Gestatten: der Gender Data Gap

Schuld ist der Gender Data Gap, schreibt Criado-Perez. Wenn neue Dinge entwickelt werden, dann wird von gewissen Durchschnittsdaten ausgegangen. Das sind in der Regel die der Männer. Weibliche Bedürfnisse werden entweder vergessen, nicht erforscht oder ignoriert.

Porträ einer lachenden Frau.
Legende: Sorgt für viele Aha-Momente: Autorin und Aktivistin Caroline Criado-Perez. Rachel Louise Brwon

Die Autorin erklärt das damit, dass kulturell der Mann als Prototyp des Menschen gesehen wird und die Frau als Abweichung vom Normalfall. Es sei also keine böse Absicht, sondern Zeichen einer uralten Verzerrung in unseren Köpfen, dass die Hälfte der Bevölkerung wie eine zu vernächlässigende Minderheit behandelt werde.
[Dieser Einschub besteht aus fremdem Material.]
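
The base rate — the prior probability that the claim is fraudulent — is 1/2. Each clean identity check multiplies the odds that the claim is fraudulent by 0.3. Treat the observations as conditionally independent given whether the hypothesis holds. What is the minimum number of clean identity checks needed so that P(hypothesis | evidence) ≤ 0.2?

Prior odds = 0.5/0.5 = 1.
Likelihood ratio per clean identity check = 0.3.
Target odds: 0.2 ÷ 0.8 = 0.25.
Require 0.3ⁿ ≤ 0.25 ÷ 1 = 0.25.
0.3¹ = 0.3 is still above 0.25 but 0.3² = 0.09 is at or below it, so n = 2.

2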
Dieser Gender Data Gap – so zeigt Criado-Perez an unzähligen Beispielen – beeinflusst, wie unsere Alltagswelt und Arbeitsleben aussehen. Er bestimmt, wie Produkte designt und Politik gemacht wird, aber auch wie gefährlich wir leben oder wie gut wir behandelt werden, wenn wir krank sind.

Die Folgen sind ärgerlich bis tödlich

Nicht alle Folgen sind demnach so harmlos wie die zuvor genannten. Manche sind einschneidend: Wenn 5-mal häufiger zu Erektionsstörungen als zu PMS geforscht wird. Wenn das Renten- und Lohnsystem männliche Lebensläufe als Standard setzt und abstraft, wer sich um Kinder kümmert oder Care Arbeit leistet.

Teilweise sind sie gefährlich oder potenziell tödlich: Etwa wenn Medikamente nur an männlichen Probanden getestet werden oder «vergessen wird», wie sich die Wirksamkeit durch den weiblichen Zyklus verändert.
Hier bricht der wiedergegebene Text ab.